The European Union parliament voted last week to ban single-use plastic cutlery, straws, cotton buds and plastic stirrers in a sweeping piece of legislation that is aiming to drastically reduce the amount of plastic refuse entering the waterways and ocean.
Included in the ban is polystyrene cups, the most affordable means of serving tea and coffee, which are notorious for breaking down into micro-plastics, which is presenting a new and severe threat to marine wildlife. The ban is set to come into force by 2021, according to the Guardian.
The EU has also voted to introduce pa mandate for plastic food containers, drink lids and bottles to be made from at least 25% recycled material by 2025 and 90% recycled materials by 2029.

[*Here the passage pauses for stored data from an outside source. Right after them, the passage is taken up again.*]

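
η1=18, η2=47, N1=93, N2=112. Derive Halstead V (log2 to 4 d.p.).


Formula: V = N * log2(η), where N = N1 + N2 and η = η1 + η2
η = 18 + 47 = 65
N = 93 + 112 = 205
log2(65) ≈ 6.0224
V = 205 * 6.0224 = 1234.59

1234.59


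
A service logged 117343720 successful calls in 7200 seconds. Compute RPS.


Formula: throughput = requests / seconds
throughput = 117343720 / 7200
throughput = 16297.74 requests/second

16297.74 requests/second


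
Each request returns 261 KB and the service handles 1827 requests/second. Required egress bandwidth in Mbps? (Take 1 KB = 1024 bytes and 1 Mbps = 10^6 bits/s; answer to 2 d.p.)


Formula: Mbps = payload_bytes * RPS * 8 / 1e6
Payload per request = 261 KB = 261 * 1024 = 267264 bytes
Total bytes/sec = 267264 * 1827 = 488291328
Total bits/sec = 488291328 * 8 = 3906330624
Mbps = 3906330624 / 1e6 = 3906.33

3906.33 Mbps


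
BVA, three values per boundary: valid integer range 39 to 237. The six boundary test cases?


Range: [39, 237]
Boundaries: just below min, min, min+1, max-1, max, just above max
Values: [38, 39, 40, 236, 237, 238]

[38, 39, 40, 236, 237, 238]


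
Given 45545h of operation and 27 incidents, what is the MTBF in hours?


Formula: MTBF = Total operating time / Number of failures
MTBF = 45545 / 27
MTBF = 1686.85 hours

1686.85 hours


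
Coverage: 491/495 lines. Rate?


Coverage = covered / total * 100
Coverage = 491 / 495 * 100
Coverage = 99.19%

99.19%


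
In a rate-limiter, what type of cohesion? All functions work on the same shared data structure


Reasoning: Functions share data
Type: Communicational cohesion

Communicational cohesion


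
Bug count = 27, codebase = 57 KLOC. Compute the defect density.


Defect density = defects / KLOC
Defect density = 27 / 57
Defect density = 0.474 defects/KLOC

0.474 defects/KLOC


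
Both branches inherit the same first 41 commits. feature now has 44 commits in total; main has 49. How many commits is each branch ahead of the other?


Common ancestor: commit #41
feature commits after divergence: 44 - 41 = 3
main commits after divergence: 49 - 41 = 8
feature is 3 commits ahead of main
main is 8 commits ahead of feature

feature ahead: 3, main ahead: 8


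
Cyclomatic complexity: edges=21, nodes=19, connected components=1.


Formula: V(G) = E - N + 2P
V(G) = 21 - 19 + 2*1
V(G) = 2 + 2
V(G) = 4

4


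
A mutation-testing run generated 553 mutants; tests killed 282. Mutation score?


Mutation score = killed / total * 100
Mutation score = 282 / 553 * 100
Mutation score = 50.99%

50.99%


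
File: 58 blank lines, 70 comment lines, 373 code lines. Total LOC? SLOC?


Total LOC = blank + comment + code
Total LOC = 58 + 70 + 373 = 501
SLOC (source only) = code = 373

Total LOC: 501, SLOC: 373


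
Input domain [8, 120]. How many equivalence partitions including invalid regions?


Valid range: [8, 120]
Class 1: x < 8 — invalid
Class 2: 8 ≤ x ≤ 120 — valid
Class 3: x > 120 — invalid
Total equivalence classes: 3

3 equivalence classes


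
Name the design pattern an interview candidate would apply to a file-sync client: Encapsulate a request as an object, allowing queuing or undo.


This matches the Command pattern

Command


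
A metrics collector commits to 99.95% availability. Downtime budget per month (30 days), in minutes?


Formula: allowed downtime = period * (100 - SLA) / 100
Period (month (30 days)) = 43200 minutes
Unavailability fraction = (100 - 99.95) / 100
Allowed downtime = 43200 * (100 - 99.95) / 100
Allowed downtime = 21.6 minutes

21.6 minutes


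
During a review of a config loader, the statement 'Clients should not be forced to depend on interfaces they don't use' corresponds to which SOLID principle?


This describes the Interface Segregation Principle (ISP)

Interface Segregation Principle (ISP)


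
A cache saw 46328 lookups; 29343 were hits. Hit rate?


Formula: hit rate = hits / (hits + misses) * 100
hit rate = 29343 / (29343 + 16985) * 100
hit rate = 29343 / 46328 * 100
hit rate = 63.34%

63.34%


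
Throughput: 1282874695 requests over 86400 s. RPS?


Formula: throughput = requests / seconds
throughput = 1282874695 / 86400
throughput = 14848.09 requests/second

14848.09 requests/second


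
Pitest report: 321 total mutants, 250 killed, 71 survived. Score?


Mutation score = killed / total * 100
Mutation score = 250 / 321 * 100
Mutation score = 77.88%

77.88%


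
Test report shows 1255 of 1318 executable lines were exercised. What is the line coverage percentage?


Coverage = covered / total * 100
Coverage = 1255 / 1318 * 100
Coverage = 95.22%

95.22%


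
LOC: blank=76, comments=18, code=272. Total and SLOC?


Total LOC = blank + comment + code
Total LOC = 76 + 18 + 272 = 366
SLOC (source only) = code = 272

Total LOC: 366, SLOC: 272


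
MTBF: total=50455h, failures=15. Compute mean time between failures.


Formula: MTBF = Total operating time / Number of failures
MTBF = 50455 / 15
MTBF = 3363.67 hours

3363.67 hours


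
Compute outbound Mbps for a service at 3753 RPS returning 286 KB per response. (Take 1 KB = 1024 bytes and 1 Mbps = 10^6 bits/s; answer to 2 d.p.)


Formula: Mbps = payload_bytes * RPS * 8 / 1e6
Payload per request = 286 KB = 286 * 1024 = 292864 bytes
Total bytes/sec = 292864 * 3753 = 1099118592
Total bits/sec = 1099118592 * 8 = 8792948736
Mbps = 8792948736 / 1e6 = 8792.95

8792.95 Mbps


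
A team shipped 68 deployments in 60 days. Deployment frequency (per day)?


Formula: deployments per day = releases / days
= 68 / 60
= 1.133 deploys/day
(equivalently, 7.93 deploys/week)

1.133 deploys/day


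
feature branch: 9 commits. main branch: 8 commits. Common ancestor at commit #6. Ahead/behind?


Common ancestor: commit #6
feature commits after divergence: 9 - 6 = 3
main commits after divergence: 8 - 6 = 2
feature is 3 commits ahead of main
main is 2 commits ahead of feature

feature ahead: 3, main ahead: 2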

"Today we have taken an important step to reduce littering and plastic pollution in our oceans and seas," said Frans Timmermans, vice president of the European Commission.
"We got this, we can do this. Europe is setting new and ambitious standards, paving the way for the rest of the world" he said.
560 members of the European parliament voted in favour of the agreement, with 28 abstentions, and 35-votes against the legislation. According to the Guardian's Jennifer Rankin, "every year, Europeans generate 25m tonnes of plastic waste, but less than 30% is collected for recycling. More than 80% of marine litter is plastic." According to United Nation's estimates, 800 species of animals are impacted by this marine debris.
There's also set to be some changes to the packaging of products like wet wipes, whereby the manufacturer will be forced, by law, to inform potential consumers just how detrimental the product is to the environment.